Alterity

Alterity is the aspect of otherness that is separate from, opposed to, or unassimilable to the self. It is the opposite of identity, sameness or resemblance.
Alterity Sociology Definition

Definition

Alterity is the aspect of otherness that is separate from, opposed to, or unassimilable to the self. It is the opposite of identity, sameness or resemblance.

Explanation

In the literature of continental philosophy, religion, aesthetics, phenomenology, feminist theory, hermeneutics, psychoanalysis, psychology, sociology, and cultural anthropology, the word “alterity” is now widely used.

Samuel Taylor Coleridge, a romantic poet, utilized the idea of Alterity for the first time in a formal sense. He did this by establishing a synthesis between the Holy Trinity’s oneness and distinctiveness via the usage of divine Alterity and its counterpart, divine selfhood.

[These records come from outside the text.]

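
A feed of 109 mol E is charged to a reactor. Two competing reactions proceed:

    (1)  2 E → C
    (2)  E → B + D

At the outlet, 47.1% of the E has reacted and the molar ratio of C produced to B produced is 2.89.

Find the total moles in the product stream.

94.7 mol

Conversion of E: E consumed = 0.471 × 109 = 51.34 mol = 2ξ₁ + 1ξ₂.
Selectivity: 1ξ₁ / (1ξ₂) = 2.89 → ξ₁ = 2.89 ξ₂.
Substitute: (2·2.89 + 1) ξ₂ = 51.34 → ξ₂ = 7.572 mol, ξ₁ = 21.88 mol.
Outlet amounts (n = n₀ + Σ ν·ξ):
  E: 109 − 2(21.88) − 1(7.572) = 57.66
  C: 0 + 1(21.88) = 21.88
  B: 0 + 1(7.572) = 7.572
  D: 0 + 1(7.572) = 7.572
Total out = 57.66 + 21.88 + 7.572 + 7.572 = 94.69 mol.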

This alternative word for “otherness” is used in postmodernist literature. Children must learn to discriminate between the self and others to organize human impressions of the world. It is possible to go even farther and categorize whole groups of individuals as “other” and hence not entirely human, after which we may project onto that group the traits we despise and reject in ourselves. Prejudice and stereotyping occur when humans attribute characteristics to individuals by placing them in such groups.

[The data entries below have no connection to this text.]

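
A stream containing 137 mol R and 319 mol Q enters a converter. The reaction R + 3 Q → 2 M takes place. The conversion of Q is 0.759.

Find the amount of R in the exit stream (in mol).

56.3 mol

Q reacted = 0.759 × 319 = 242.1 mol; ν_Q = −3, so ξ = 242.1/3 = 80.71 mol.
Outlet amounts (n = n₀ + ν ξ):
  R: 137 − 1(80.71) = 56.29
  Q: 319 − 3(80.71) = 76.88
  M: 0 + 2(80.71) = 161.4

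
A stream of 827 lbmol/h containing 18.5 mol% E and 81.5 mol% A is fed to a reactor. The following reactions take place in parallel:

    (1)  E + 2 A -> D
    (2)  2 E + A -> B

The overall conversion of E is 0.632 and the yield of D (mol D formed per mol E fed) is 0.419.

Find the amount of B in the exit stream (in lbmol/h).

Yield of D: 1ξ₁ / 153 = 0.419 → ξ₁ = 64.1 lbmol/h.
Conversion of E: 1ξ₁ + 2ξ₂ = 0.632 × 153 = 96.69 → ξ₂ = 16.29 lbmol/h.
Outlet amounts (n = n₀ + Σ ν·ξ):
  E: 153 − 1(64.1) − 2(16.29) = 56.3
  A: 674 − 2(64.1) − 1(16.29) = 529.5
  D: 0 + 1(64.1) = 64.1
  B: 0 + 1(16.29) = 16.29

16.3 lbmol/h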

The criticisms of experimental research’s limits and the shaping of relational senses that emerge in the therapeutic situation may be summed up as the implications for psychological practice presented by Alterity. The constraints of experimental design in psychology for learning about study participants have been argued using Emmanuel Levinas idea of Alterity as a locus of ethical responsibility.

As Western psychology moves toward more political responsibility, economic monitoring, and demands for evidence-based procedures, outcome evaluation, therapy manualization, and fidelity metrics, Alterity offers a critical ethical counterweight and criticism and it considers it has authority over the person.

Application

The contradictory Alterity of the “madman” during nineteenth-century court proceedings that exonerated people from criminal conduct was discussed by Michel Foucault in History of Madness. In their state of insanity, the individual seemed “other” and was no longer recognizably themselves, yet their manifestations of insanity revealed the “truth” of who they were as an “alienated” person.

To challenge the assumed dominance of male normativity and for Chinese women to reaffirm traditional indigenous values against growing Chinese feminism, feminist authors in China have turned to poststructuralist conceptions of feminine Alterity.